Two years ago, I published an article in Foreign Affairs which argued that in many parts of the world, particularly Third World cities, a new political regime was emerging. Because it bore striking resemblances to the model which had governed mediaeval Europe, and had emerged in similar circumstances (the waning power of post-imperial states), I called it the new medievalism.
The new mediaevalism is characterised by a multiplication of authorities, and the waning of the sovereign state. Often as a result of new opportunities presented by globalisation - from transnational crime to remittances - local barons are able to build autonomous resource bases which give them, effectively, taxing powers. This enables them to perform a set of functions, from security to employment, once performed by the state.
Significantly, the rise of these new barons does not represent the collapse of the state. State 'failure', as the scholarly literature calls it, is actually rare.
More common are situations in which the new barons cooperate with the organs of the state to render services valuable to the latter, whether political mobilisation, basic social services, or the enforcement of law and order.
The laws enforced are not always those of the state, though. A whole legal system, and an attendant political culture, often emerges alongside the new mediaevalism. In some settings, it is based on appeals to traditional cultures.

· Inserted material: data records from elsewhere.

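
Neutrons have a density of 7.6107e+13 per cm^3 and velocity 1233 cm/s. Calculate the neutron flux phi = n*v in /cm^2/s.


phi = n * v
phi = 7.6107e+13 * 1233
phi = 9.3840e+16 /cm^2/s

9.3840e+16


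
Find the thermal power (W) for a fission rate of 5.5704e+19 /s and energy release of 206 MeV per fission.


P = fission_rate * E_MeV * 1.602e-13
P = 5.5704e+19 * 206 * 1.602e-13
P = 1.8383e+09 W

1.8383e+09


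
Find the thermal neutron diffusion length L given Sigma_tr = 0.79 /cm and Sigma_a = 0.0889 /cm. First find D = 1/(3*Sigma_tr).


D = 1 / (3 * Sigma_tr) = 1 / (3 * 0.79) = 0.4219409 cm
L = sqrt(D / Sigma_a)
L = sqrt(0.4219409 / 0.0889)
L = 2.1786 cm

2.1786


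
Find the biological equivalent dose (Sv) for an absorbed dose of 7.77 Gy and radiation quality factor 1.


H = D * Q
H = 7.77 * 1
H = 7.7700 Sv

7.7700


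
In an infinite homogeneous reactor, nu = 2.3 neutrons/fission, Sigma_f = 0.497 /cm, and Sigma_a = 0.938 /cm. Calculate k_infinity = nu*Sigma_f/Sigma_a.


k_inf = nu * Sigma_f / Sigma_a
k_inf = 2.3 * 0.497 / 0.938
k_inf = 1.2187

1.2187


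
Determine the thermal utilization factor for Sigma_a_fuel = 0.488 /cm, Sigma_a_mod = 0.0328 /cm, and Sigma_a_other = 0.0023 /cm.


f = Sigma_a_fuel / (Sigma_a_fuel + Sigma_a_mod + Sigma_a_other)
f = 0.488 / (0.488 + 0.0328 + 0.0023)
f = 0.93290

0.93290


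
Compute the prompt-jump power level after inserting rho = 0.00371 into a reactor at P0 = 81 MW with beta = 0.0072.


P1/P0 = beta / (beta - rho)
P1/P0 = 0.0072 / (0.0072 - 0.00371) = 2.063037
P1 = 81 * 2.063037 = 167.11 MW

167.11


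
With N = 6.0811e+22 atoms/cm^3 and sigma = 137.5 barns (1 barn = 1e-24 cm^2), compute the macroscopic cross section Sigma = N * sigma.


Sigma = N * sigma_barns * 1e-24
Sigma = 6.0811e+22 * 137.5 * 1e-24
Sigma = 8.3615 /cm

8.3615


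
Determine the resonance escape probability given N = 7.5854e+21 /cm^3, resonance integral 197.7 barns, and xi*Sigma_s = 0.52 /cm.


p = exp(-N * I * 1e-24 / (xi*Sigma_s))
p = exp(-7.5854e+21 * 197.7 * 1e-24 / 0.52)
p = 0.055916

0.055916


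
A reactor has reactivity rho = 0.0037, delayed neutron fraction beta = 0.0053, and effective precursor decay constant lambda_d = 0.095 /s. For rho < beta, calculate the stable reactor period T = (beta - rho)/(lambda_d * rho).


T = (beta - rho) / (lambda_d * rho)
T = (0.0053 - 0.0037) / (0.095 * 0.0037)
T = 4.5519 s

4.5519


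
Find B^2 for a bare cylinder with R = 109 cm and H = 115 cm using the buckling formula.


B^2 = (2.405/R)^2 + (pi/H)^2
B^2 = (2.405/109)^2 + (pi/115)^2
B^2 = 0.0012331 /cm^2

0.0012331


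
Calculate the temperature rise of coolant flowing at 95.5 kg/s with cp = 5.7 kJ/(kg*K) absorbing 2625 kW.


dT = Q / (m_dot * cp)
dT = 2625 / (95.5 * 5.7)
dT = 4.8223 C

4.8223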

There, the new mediaevalism can appear benign.
Violence
But where the new barons lack traditional legitimacy, they most often base their authority upon violence. Using it to enforce contracts, or the laws of a community, becomes the norm. What appears to an outsider like anarchy is actually an inefficient, costly form way for these political players to enforce their authority.
It is this kind of new mediaevalism that, I have argued, has begun emerging in some parts of Kingston. But if I have so far seen the topic as being primarily of academic interest, events in recent days have thrown it into stark new relief.

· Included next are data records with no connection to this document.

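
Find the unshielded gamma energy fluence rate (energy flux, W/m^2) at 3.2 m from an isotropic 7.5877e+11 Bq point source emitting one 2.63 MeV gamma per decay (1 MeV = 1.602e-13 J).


psi = A * E * 1.602e-13 / (4*pi*r^2)
psi = 7.5877e+11 * 2.63 * 1.602e-13 / (4*pi*3.2^2)
psi = 0.0024844 W/m^2

0.0024844


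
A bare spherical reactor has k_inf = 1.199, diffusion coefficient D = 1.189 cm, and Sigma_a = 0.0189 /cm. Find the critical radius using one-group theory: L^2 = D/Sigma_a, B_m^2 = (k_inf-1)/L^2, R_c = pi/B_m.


L^2 = D / Sigma_a = 1.189 / 0.0189 = 62.91005 cm^2
B_m^2 = (k_inf - 1) / L^2 = (1.199 - 1) / 62.91005 = 0.003163247 /cm^2
For a bare sphere: B_g = pi/R, so R_c = pi / sqrt(B_m^2)
R_c = pi / sqrt(0.003163247) = 55.858 cm

55.858


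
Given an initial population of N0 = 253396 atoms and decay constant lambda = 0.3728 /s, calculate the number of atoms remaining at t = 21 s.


N = N0 * exp(-lambda * t)
N = 253396 * exp(-0.3728 * 21)
N = 100.88

100.88


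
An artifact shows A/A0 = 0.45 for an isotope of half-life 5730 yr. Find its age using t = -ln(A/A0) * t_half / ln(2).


lambda = ln(2) / t_half = ln(2) / 5730 = 1.209681e-04 /yr
t = -ln(A/A0) / lambda
t = -ln(0.45) / 1.209681e-04
t = 6601.0 yr

6601.0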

Perhaps the decay of the Jamaican state has reached the point that we have no choice but to cede to the new regime. Maybe it was that which motivated a peace deal in August Town which more or less recognised the right of existence of private militias.
I have no doubt the intentions were good, but the implications are profound. Since the time of Max Weber, the monopoly of violence has been seen as a defining element of the modern state. The overlapping of state with sub-state repressive apparatuses probably signals the emergence of a new kind of political system.
However, the murder of Douglas Chambers arguably represents the strongest sign of the new regime's existence yet seen here.
Rights violated
There is evidence that the action was motivated by one group's assertion of its rights, vis-à-vis, the state - in this case, the right to allocate and retain state jobs. Having had those rights violated, it sought to assert them with the means at its disposal: violence.
The response of the political establishment to this challenge to the state may well determine our political future. It seems most unlikely that the elements responsible for the crime emerged wholly outside the political and administrative system. However, they may now be asserting what they consider their authority over that system.
Neo-mediaevalism can be a stable, peaceful regime. However, where it prevails, individuals depend for their rights on the barons, whose authority in their domains is absolute. I'm not sure many Jamaicans really want to live in that kind of system.